Les animateurs n'arrêtaient pas de parler dans la radio et la musique ne revenait pas pour camoufler tout ça, ce qui énervait François, qui devenait une larve à attendre le retour des Jackson Five dans son bain. La pause sonnait comme une alerte pour rappeler au petit garçon qui s'agitait dans l'eau, qu'il était temps de sortir du bain. Alors le cerveau de François reprend son rôle sans autorisation et le petit frère de Félix tourne comme un robot de façon à être en face du robinet en métal. Il se met à chercher son shampoing pour enfant avec des petites voitures parmi les autres bouteilles, une preuve que certaines marques sont prêtes à tout côté design, quitte à ce qu'il n'y ait aucun rapport avec le produit. La fameuse bouteille en plastique de shampoing se cachait derrière tous les produits « badgam » de Francine, qui trouvait toujours les bons plans dans les supermarchés. La femme au foyer allait jusqu'à changer de supermarché toutes les semaines pour se procurer des articles utiles et les moins chers possible. Il n'y avait qu'un seul supermarché dans la petite ville, accompagné de quelques mini-commerces comme par exemple les supérettes et les épiceries, alors certaines fois Francine faisait ses courses dans le supermarché de la ville d'à côté.

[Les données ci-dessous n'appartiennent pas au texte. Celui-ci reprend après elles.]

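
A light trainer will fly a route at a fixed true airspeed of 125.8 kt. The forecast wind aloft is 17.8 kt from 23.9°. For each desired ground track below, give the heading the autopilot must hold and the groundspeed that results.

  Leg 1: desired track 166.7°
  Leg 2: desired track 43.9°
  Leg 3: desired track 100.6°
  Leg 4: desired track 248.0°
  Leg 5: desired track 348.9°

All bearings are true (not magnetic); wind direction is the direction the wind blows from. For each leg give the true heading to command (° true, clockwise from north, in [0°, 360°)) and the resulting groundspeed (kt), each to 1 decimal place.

Leg 1: desired track 166.7°; wind correction -4.9° → command heading 161.8°, groundspeed 139.5 kt
Leg 2: desired track 43.9°; wind correction -2.8° → command heading 41.1°, groundspeed 108.9 kt
Leg 3: desired track 100.6°; wind correction -7.9° → command heading 92.7°, groundspeed 120.5 kt
Leg 4: desired track 248.0°; wind correction +5.7° → command heading 253.7°, groundspeed 138.0 kt
Leg 5: desired track 348.9°; wind correction +4.7° → command heading 353.6°, groundspeed 110.8 kt

Leg 1: heading=161.8°, groundspeed=139.5 kt
Leg 2: heading=41.1°, groundspeed=108.9 kt
Leg 3: heading=92.7°, groundspeed=120.5 kt
Leg 4: heading=253.7°, groundspeed=138.0 kt
Leg 5: heading=353.6°, groundspeed=110.8 kt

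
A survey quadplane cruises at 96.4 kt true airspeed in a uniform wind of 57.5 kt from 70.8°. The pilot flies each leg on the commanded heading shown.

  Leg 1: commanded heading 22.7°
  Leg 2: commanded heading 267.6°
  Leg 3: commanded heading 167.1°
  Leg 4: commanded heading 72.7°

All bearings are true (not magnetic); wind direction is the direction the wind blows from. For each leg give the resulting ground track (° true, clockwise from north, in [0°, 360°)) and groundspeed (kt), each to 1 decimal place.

Leg 1: track=346.3°, groundspeed=72.1 kt
Leg 2: track=261.3°, groundspeed=152.4 kt
Leg 3: track=196.2°, groundspeed=117.5 kt
Leg 4: track=75.5°, groundspeed=39.0 kt

Leg 1: heading 22.7°; drift -36.4° → track 346.3°, groundspeed 72.1 kt
Leg 2: heading 267.6°; drift -6.3° → track 261.3°, groundspeed 152.4 kt
Leg 3: heading 167.1°; drift +29.1° → track 196.2°, groundspeed 117.5 kt
Leg 4: heading 72.7°; drift +2.8° → track 75.5°, groundspeed 39.0 kt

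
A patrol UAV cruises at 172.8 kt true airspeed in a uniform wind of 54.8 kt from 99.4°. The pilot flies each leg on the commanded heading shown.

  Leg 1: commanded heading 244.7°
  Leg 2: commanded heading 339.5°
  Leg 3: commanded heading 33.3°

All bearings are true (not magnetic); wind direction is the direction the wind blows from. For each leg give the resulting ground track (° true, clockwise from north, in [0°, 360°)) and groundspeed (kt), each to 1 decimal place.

Leg 1: track=252.8°, groundspeed=220.1 kt
Leg 2: track=326.1°, groundspeed=205.7 kt
Leg 3: track=14.9°, groundspeed=158.7 kt

Leg 1: heading 244.7°; drift +8.1° → track 252.8°, groundspeed 220.1 kt
Leg 2: heading 339.5°; drift -13.4° → track 326.1°, groundspeed 205.7 kt
Leg 3: heading 33.3°; drift -18.4° → track 14.9°, groundspeed 158.7 kt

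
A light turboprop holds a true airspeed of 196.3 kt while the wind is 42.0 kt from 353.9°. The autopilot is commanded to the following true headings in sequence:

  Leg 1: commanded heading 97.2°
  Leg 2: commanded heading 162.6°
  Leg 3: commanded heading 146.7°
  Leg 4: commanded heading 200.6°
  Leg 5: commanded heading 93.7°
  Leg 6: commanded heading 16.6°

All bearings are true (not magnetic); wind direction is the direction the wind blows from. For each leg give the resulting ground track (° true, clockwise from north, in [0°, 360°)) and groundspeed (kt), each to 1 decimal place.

Leg 1: heading 97.2°; drift +11.2° → track 108.4°, groundspeed 210.0 kt
Leg 2: heading 162.6°; drift +2.0° → track 164.6°, groundspeed 237.6 kt
Leg 3: heading 146.7°; drift +4.7° → track 151.4°, groundspeed 234.4 kt
Leg 4: heading 200.6°; drift -4.6° → track 196.0°, groundspeed 234.6 kt
Leg 5: heading 93.7°; drift +11.5° → track 105.2°, groundspeed 207.6 kt
Leg 6: heading 16.6°; drift +5.9° → track 22.5°, groundspeed 158.4 kt

Leg 1: track=108.4°, groundspeed=210.0 kt
Leg 2: track=164.6°, groundspeed=237.6 kt
Leg 3: track=151.4°, groundspeed=234.4 kt
Leg 4: track=196.0°, groundspeed=234.6 kt
Leg 5: track=105.2°, groundspeed=207.6 kt
Leg 6: track=22.5°, groundspeed=158.4 kt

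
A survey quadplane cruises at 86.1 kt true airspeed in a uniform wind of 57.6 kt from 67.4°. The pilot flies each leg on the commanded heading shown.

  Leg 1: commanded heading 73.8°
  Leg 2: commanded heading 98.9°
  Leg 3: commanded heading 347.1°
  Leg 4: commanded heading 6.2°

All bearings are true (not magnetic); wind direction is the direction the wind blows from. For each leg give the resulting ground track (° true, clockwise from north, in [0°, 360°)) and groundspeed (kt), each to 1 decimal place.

Leg 1: heading 73.8°; drift +12.5° → track 86.3°, groundspeed 29.6 kt
Leg 2: heading 98.9°; drift +39.1° → track 138.0°, groundspeed 47.7 kt
Leg 3: heading 347.1°; drift -36.6° → track 310.5°, groundspeed 95.2 kt
Leg 4: heading 6.2°; drift -40.9° → track 325.3°, groundspeed 77.2 kt

Leg 1: track=86.3°, groundspeed=29.6 kt
Leg 2: track=138.0°, groundspeed=47.7 kt
Leg 3: track=310.5°, groundspeed=95.2 kt
Leg 4: track=325.3°, groundspeed=77.2 kt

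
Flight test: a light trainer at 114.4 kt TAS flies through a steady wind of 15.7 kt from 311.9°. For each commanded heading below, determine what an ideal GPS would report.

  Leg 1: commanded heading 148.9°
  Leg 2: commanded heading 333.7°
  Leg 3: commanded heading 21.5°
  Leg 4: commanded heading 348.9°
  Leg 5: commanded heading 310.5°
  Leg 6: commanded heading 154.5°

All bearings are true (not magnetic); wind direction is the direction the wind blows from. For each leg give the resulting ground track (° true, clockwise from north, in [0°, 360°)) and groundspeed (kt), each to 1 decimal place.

Leg 1: track=146.9°, groundspeed=129.5 kt
Leg 2: track=337.0°, groundspeed=100.0 kt
Leg 3: track=29.2°, groundspeed=109.9 kt
Leg 4: track=354.2°, groundspeed=102.3 kt
Leg 5: track=310.3°, groundspeed=98.7 kt
Leg 6: track=151.8°, groundspeed=129.0 kt

Leg 1: heading 148.9°; drift -2.0° → track 146.9°, groundspeed 129.5 kt
Leg 2: heading 333.7°; drift +3.3° → track 337.0°, groundspeed 100.0 kt
Leg 3: heading 21.5°; drift +7.7° → track 29.2°, groundspeed 109.9 kt
Leg 4: heading 348.9°; drift +5.3° → track 354.2°, groundspeed 102.3 kt
Leg 5: heading 310.5°; drift -0.2° → track 310.3°, groundspeed 98.7 kt
Leg 6: heading 154.5°; drift -2.7° → track 151.8°, groundspeed 129.0 kt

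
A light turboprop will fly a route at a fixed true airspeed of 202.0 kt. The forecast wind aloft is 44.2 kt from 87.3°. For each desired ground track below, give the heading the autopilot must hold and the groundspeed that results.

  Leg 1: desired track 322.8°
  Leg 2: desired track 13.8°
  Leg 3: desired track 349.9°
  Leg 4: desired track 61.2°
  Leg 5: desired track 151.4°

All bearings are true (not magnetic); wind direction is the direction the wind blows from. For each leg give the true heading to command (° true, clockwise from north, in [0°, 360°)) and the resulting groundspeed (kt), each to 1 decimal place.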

Si ce n'était pas le jour de Félix, ce n'était pas non plus le jour de François, et cela ne faisait que commencer, il n'était que 11h du matin et la journée risquait d'être longue. Sa bouteille de shampoing qui sentait la fraise était complétement vide et comme par hasard le seul produit qui lui appartenait dans la salle de bain était vide, d'après lui, ça ne pouvait pas tomber sur Félix, il avait trop de chance pour ça. Alors comme toujours il allait devoir improviser pour ne pas avoir une touffe de cheveux dégoutante qui en ferait frissonner plus d'un. Le cadet projète sa bouteille de shampoing dans les airs et sans aucune surprise elle rebondit dans la bassine de vomi à côté du lavabo. François ne prenait pas le temps de s'en inquiéter, une bêtise de plus pour aujourd'hui n'allait pas changer sa vie, du moins c'était ce qu'il imaginait dans sa petite tête de crapule. Ses petits yeux marrons tombent directement sur une grande bouteille rectangulaire de shampoing retournée dans le bac métallique des gels douches et shampoings du foyer Olson. Ses touts petits doigts qui ressemblent plus à des doigts d'un enfant de 5 ans qu'à un enfant de 9 ans, entourent la bouteille de Francine, dévissent le bouchon en plastique gris et la ramènent sous le nez de François. Il trouvait que le liquide vert clair qui l'avait tout de suite attiré, sentait bon la pomme et il se disait qu'il venait de trouver son bonheur, même si son papa répétait souvent que les garçons ne devaient pas utiliser les « produits de filles ». François voulait être comme son grand frère, il ne voulait pas toujours respecter les règles que lui imposaient ses parents et les autres adultes de la ville. Voilà un beau projet comme lui dirait sûrement Jean-Charles, lui qui était toujours un enfant, un gamin de 50 ans qui faisait encore des courses de cadis avec ses fils dans les supermarchés.